It would be good if Obnam could have a setting for what the uid and gid (when run as root) and mode should be for new files it creates in the repository.
See:
Currently, there seems to be no easy way to forget all (or all but the newest) checkpoint generations. Something like
obnam --keep 1c forget
would be nice.
-- weinzwang
Obnam does not currently seem to notice when the sftp connection breaks. It should, and it should then abort the backup. --liw
Instead of in-place conversions, which are error prone and clunky, a better way would be nice. Maybe some kind of dump/undump pair, using a streamable format?
Obnam could do with a mode in which it backs up the data from a block device, instead of the device node. If the block device contains a filesystem, it should backup only the parts of the device that are used by the filesystem, and skip unused parts. That could be used for backing up disk images as well.
Obnam should, arguably, use ctime changes to trigger backups, so that if a file's size and mtime are the same, because whatever fool program modified a file reset the mtime, obnam will still backup the changed data.
I have code for this, but it requires a repository format change, and breaks the upgrade from format 5 to 6. --liw
From Enrico: It might be good to have a way for Obnam to automatically exclude certain kinds of common stuff, such as web browser caches, Liferea caches, etc. This should be easy to enable, and should be off by default (safe defaults are important).
If you accidentally backup some large or sensitive files, but don't want to delete all the generations they're in, it would be handy for Obnam to be able to delete just the specific files from the generations, and leave the rest.

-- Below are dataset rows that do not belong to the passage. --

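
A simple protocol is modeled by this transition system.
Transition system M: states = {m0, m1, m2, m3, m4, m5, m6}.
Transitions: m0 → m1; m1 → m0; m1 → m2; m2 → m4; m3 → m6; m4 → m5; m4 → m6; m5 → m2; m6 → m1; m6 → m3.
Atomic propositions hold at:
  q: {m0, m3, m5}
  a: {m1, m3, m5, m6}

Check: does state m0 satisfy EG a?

No

EG a: greatest fixpoint, start Z0 = {m1, m3, m5, m6}, keep only states in Sat with some successor in Z. Z1 = {m3, m6}; fixed.
Sat(EG a) = {m3, m6}
m0 ∉ Sat(EG a) = {m3, m6}, so the formula does not hold at m0.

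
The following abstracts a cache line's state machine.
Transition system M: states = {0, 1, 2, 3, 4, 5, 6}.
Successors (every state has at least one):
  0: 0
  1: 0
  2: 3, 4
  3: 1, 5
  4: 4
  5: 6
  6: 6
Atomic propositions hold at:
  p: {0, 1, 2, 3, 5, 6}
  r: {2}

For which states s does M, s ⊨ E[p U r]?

{2}

E[p U r]: least fixpoint, start Z0 = Sat(r) = {2}, add states in Sat(p) with some successor in Z. Already a fixed point.
Sat(E[p U r]) = {2}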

When --one-file-system is used, it would be nice to not cross bind-mounts. No idea how to figure that out, but it must be possible. --liw
You could look at the inode numbers for . and ./foodir/.. and check they're the same? -- kinnison
The inode check will not work if foodir is a symlink. --mathstuf
Make obnam fsck remove extraneous files (e.g., tmp*). --liw
S.B. suggests that backup generations have an optional description.
- Named generations -- There are certain generations that are more important than others. Some are automatically created by Obnam itself, some are routinely scheduled, and some were explicitly created. For example, I always run Obam immediately before traveling with my laptop in case it gets stolen or broken. The same goes for backups before major system upgrades. It would be nice to have something approximately analogous to the Windows "restore point" functionality, which has a description field. Sometimes they are only automatically created system checkpoints. But if the user explicitly creates a new restore point, he can add the description "before traveling to Europe" or "before upgrading OS" or whatever. Similarly, the automatic backup script could be programmed to label it as "cron backup".
S.B. suggests that generations could be tagged so they aren't automatically deleted.
- Unforgettable generations -- In scenarios similar to the above, I would also find it useful to be able to mark certain important generations as "unforgettable". That way, when I run an automatic time based forget command, I can be sure that it will preserve certain milestone generations, even if they weren't the last generation of the month or the week or the day or whatever.
There needs to be tools and documentation for key managment with Obnam.
How does not one replace one's key, or subkey, when it expires?
From Joey Hess:
My take on this is that, by choosing to use a tool that uses hashes, I am giving up (near-)absolute certainty for speed, or space, or whatever. So it's important that the hash type be good at collision resistance (for example, no two likely filenames should hash the same; "/etc/passwd" should only tend to collide with blobs that are very unlike a filename). It's also important that the tool be upfront about using hashes, and about what hash it uses. And if it's not designed to allow swapping the hash out when it gets broken, I will trust it less (hello git).
Ah, the replacement of hash functions is an interesting problem.
For pathnames, it's not at all important, I think, except perhaps for performance, since pathnames will be compared byte-by-byte instead of by hashes.
For file data, replacing is easy, if one is willing to back up everything from scratch. Supporting several hashes in the same backup store is a little bit more work, but not a whole lot: instead of having just one tree for mapping checksums to chunk identifiers, one would have one per checksum algorithm.
--liw
Obnam does not support the ext2/3/4 chattr attributes. It should back them up and set them on restore, when possible.
In addition, it should support the d attribute to exclude files from being backed up.
--liw
Obnam needs a way to remove clients from the repository. The current remove-client command just deals with encryption.
Suggested-by: Daniel Silverstone
Obnam needs a way to rename clients in the client list.
Suggested-by: Daniel Silverstone
If a file is sparse, and has a large hole, it would be good to skip over
it with SEEK_HOLE
and SEEK_DATA
. --liw
Obnam is currently using paramiko as the SFTP implementation. It is a bit more limited than the SFTP protocol is, and so some stuff that Obnam should be doing, such as restoring hardlinks across SFTP, are not possible. There may also be some bugs with regards to timestamp handling.
Possible fixes:
- patch paramiko to support more of SFTP
- switch to twisted's conch or libssh or http://pypi.python.org/pypi/ssh/ or python-ssh2
--liw
The Idea is to change or extend the --exclude-caches feature so that one can configure which filename to look for that will make obnam skip the directory
Changing --exclude-caches
seems wrong to me: it has a specific purpose (to implement the cache directory tagging spec, http://www.bford.info/cachedir/spec.html).
Adding a new option to ignore directories that contain a specific file (or directory) would be fine.
--liw
bwh points out that the owner of the directory and the tag file should be the same.
Obnam should, at least optionally, use fsync or other methods to ensure that everything gets committed to disk by the kernel by the end of a backup run. --liw
I want this to not have a huge performance impact, though. Learning
from the lessons of dpkg, sqlite/liferea/firefox, etc, and using fsync/fdatasync
and sync_file_range
in the right ways is going to be necessary. --liw
Not doable over sftp, of course. --liw